Probably the world’s most popular Christmas carol
Definitely a hit song: “Silent Night” has been translated into more than 300 languages and dialects – making it one of the world’s most popular songs ever. It was first performed on December 24, 1818 at St. Nicholas’ Church in Oberndorf near Salzburg. The text was penned by Salzburg clergyman Joseph Mohr, while the melody was composed by Upper Austrian teacher Franz Xaver Gruber. A special distinction: since 2011, “Silent Night” has been listed on the UNESCO Intangible Cultural Heritage List.

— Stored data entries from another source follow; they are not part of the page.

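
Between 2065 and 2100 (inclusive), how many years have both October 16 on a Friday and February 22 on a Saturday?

Check each year's weekday for October 16 and February 22:
  2065: Fri/Sun  2066: Sat/Mon  2067: Sun/Tue  2068: Tue/Wed  2069: Wed/Fri  2070: Thu/Sat  2071: Fri/Sun  2072: Sun/Mon  2073: Mon/Wed  2074: Tue/Thu  2075: Wed/Fri  2076: Fri/Sat ✓  2077: Sat/Mon  2078: Sun/Tue  …(8 more)…  2087: Thu/Sat  2088: Sat/Sun  2089: Sun/Tue  2090: Mon/Wed  2091: Tue/Thu  2092: Thu/Fri  2093: Fri/Sun  2094: Sat/Mon  2095: Sun/Tue  2096: Tue/Wed  2097: Wed/Fri  2098: Thu/Sat  2099: Fri/Sun  2100: Sat/Mon
Both conditions hold in: 2076 — 1.

1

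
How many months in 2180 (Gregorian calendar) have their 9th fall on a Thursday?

2

Check the 9th of each month of 2180: Jan 9: Sun, Feb 9: Wed, Mar 9: Thu, Apr 9: Sun, May 9: Tue, Jun 9: Fri, Jul 9: Sun, Aug 9: Wed, Sep 9: Sat, Oct 9: Mon, Nov 9: Thu, Dec 9: Sat.
Thursday occurs in March, November — 2 months.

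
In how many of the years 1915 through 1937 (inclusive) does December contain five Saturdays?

10

December has 31 days; it has five Saturdays when Saturday falls among the first (month-length − 28) days — i.e. when December 1 is one of Saturday/Friday/Thursday.
December 1 by year: 1915:Wed 1916:Fri✓ 1917:Sat✓ 1918:Sun 1919:Mon 1920:Wed 1921:Thu✓ 1922:Fri✓ 1923:Sat✓ 1924:Mon 1925:Tue 1926:Wed 1927:Thu✓ 1928:Sat✓ 1929:Sun 1930:Mon 1931:Tue 1932:Thu✓ 1933:Fri✓ 1934:Sat✓ 1935:Sun 1936:Tue 1937:Wed
Years with five Saturdays: 1916, 1917, 1921, 1922, 1923, 1927, 1928, 1932, 1933, 1934 → 10.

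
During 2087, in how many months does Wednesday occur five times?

A month of length L has five Wednesdays iff its first Wednesday is on day ≤ L−28 (so day 1–3 in a 31-day month, 1–2 in a 30-day month, day 1 in a leap February).
Checking each month of 2087: Jan starts Wed (31d) ✓; Feb starts Sat (28d); Mar starts Sat (31d); Apr starts Tue (30d) ✓; May starts Thu (31d); Jun starts Sun (30d); Jul starts Tue (31d) ✓; Aug starts Fri (31d); Sep starts Mon (30d); Oct starts Wed (31d) ✓; Nov starts Sat (30d); Dec starts Mon (31d) ✓.
Five-Wednesday months: January, April, July, October, December → 5.

5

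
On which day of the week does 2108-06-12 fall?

Tuesday

January 1, 2108 is a Sunday.
June 12 is day 164 of the year, i.e. 163 days after Jan 1.
163 mod 7 = 2, so advance 2 weekdays from Sunday: Tuesday.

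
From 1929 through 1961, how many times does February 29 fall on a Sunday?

Leap years in 1929–1961: 8 of them.
Feb 29 weekday advances by 5 (mod 7) from one leap year to the next four years later (or differs when a century non-leap intervenes).
Leap-day weekdays: 1932:Mon 1936:Sat 1940:Thu 1944:Tue 1948:Sun✓ 1952:Fri 1956:Wed 1960:Mon
Sunday: 1948 → 1.

1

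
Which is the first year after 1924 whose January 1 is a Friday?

Jan 1 advances by 2 weekdays after a leap year and by 1 after a common year.
1924: Jan 1 is Tuesday (leap).
1925: Thursday
1926: Friday
1926 begins on a Friday

1926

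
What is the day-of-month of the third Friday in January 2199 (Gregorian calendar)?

18

January 1, 2199 is a Tuesday, so the first Friday is the 4th.
The third Friday is 4 + 14 = 18.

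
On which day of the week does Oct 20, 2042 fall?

January 1, 2042 is a Wednesday.
October 20 is day 293 of the year, i.e. 292 days after Jan 1.
292 mod 7 = 5, so advance 5 weekdays from Wednesday: Monday.

Monday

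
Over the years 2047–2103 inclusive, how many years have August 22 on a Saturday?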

Silent Night Landmarks in Salzburg City
“Silent Night” fans find additional clues to the history of the song in Salzburg itself, the city where Joseph Mohr was born. Joseph Mohr grew up at No. 31 Steingasse, and he was actually christened over the same font as Mozart, in Salzburg Cathedral. He attended the Lyceum (today, Salzburg University and the Great Hall). The young student earned a little additional income by performing at St. Peter’s Benedictine Abbey. Later, he entered the religious seminary located on Makartplatz Square. Salzburg Museum displays a manuscript by Mohr, upon which he confirmed that he had, indeed, written “Silent Night” in 1816.
A musical journey through Salzburg
Numerous towns and villages in Salzburg have ties to the story of “Silent Night”:
- Oberndorf: The Silent Night Memorial Chapel stands at the site where the song was performed for the very first time. The Silent Night Museum recounts the history behind the song. Christmas wishes can be sent to your personal bringer-of-gifts at the Silent Night Post Office.
- Arnsdorf near Oberndorf: It was here that Franz Xaver Gruber composed the melody to “Silent Night” at the schoolhouse. He was also sacristan at the pilgrimage church there. Today, the schoolhouse is home to a museum.
- Mariapfarr: As a curate here, Mohr wrote the poem “Silent Night” in 1816. Be sure to visit the Silent Night Museum with its nativity scene (1750) and reconstructed “Mohr Room” as well as the parish church!
- Wagrain: Mohr spent the last eleven years of his life in Wagrain. The Joseph Mohr Memorial Organ in the parish church, the Joseph Mohr Room at the Waggerl House as well as his grave, all remind us of this cherished parish priest.
- Hallein: This “City of Salt” was yet another important place in the life and work of Gruber, and also where he died. His former home in the Silent Night District houses a museum, while his grave lies right outside.
What are the song’s shared roots with Upper Austria and Tyrol?
- The “Silent Night” towns of Hochburg-Ach and Ried im Innkreis have close ties to teacher and composer Franz Xaver Gruber. In Steyr, the earliest-known version of the song in print was published.
- It was from the “Silent Night” towns of Fügen and Hippach in Zillertal that the “Nationalsänger” singers came, who made the song internationally famous. One of them, Ludwig Rainer, grew up in Zillertal, and, after his musical tours which took him around the world, made his home in the Achensee region.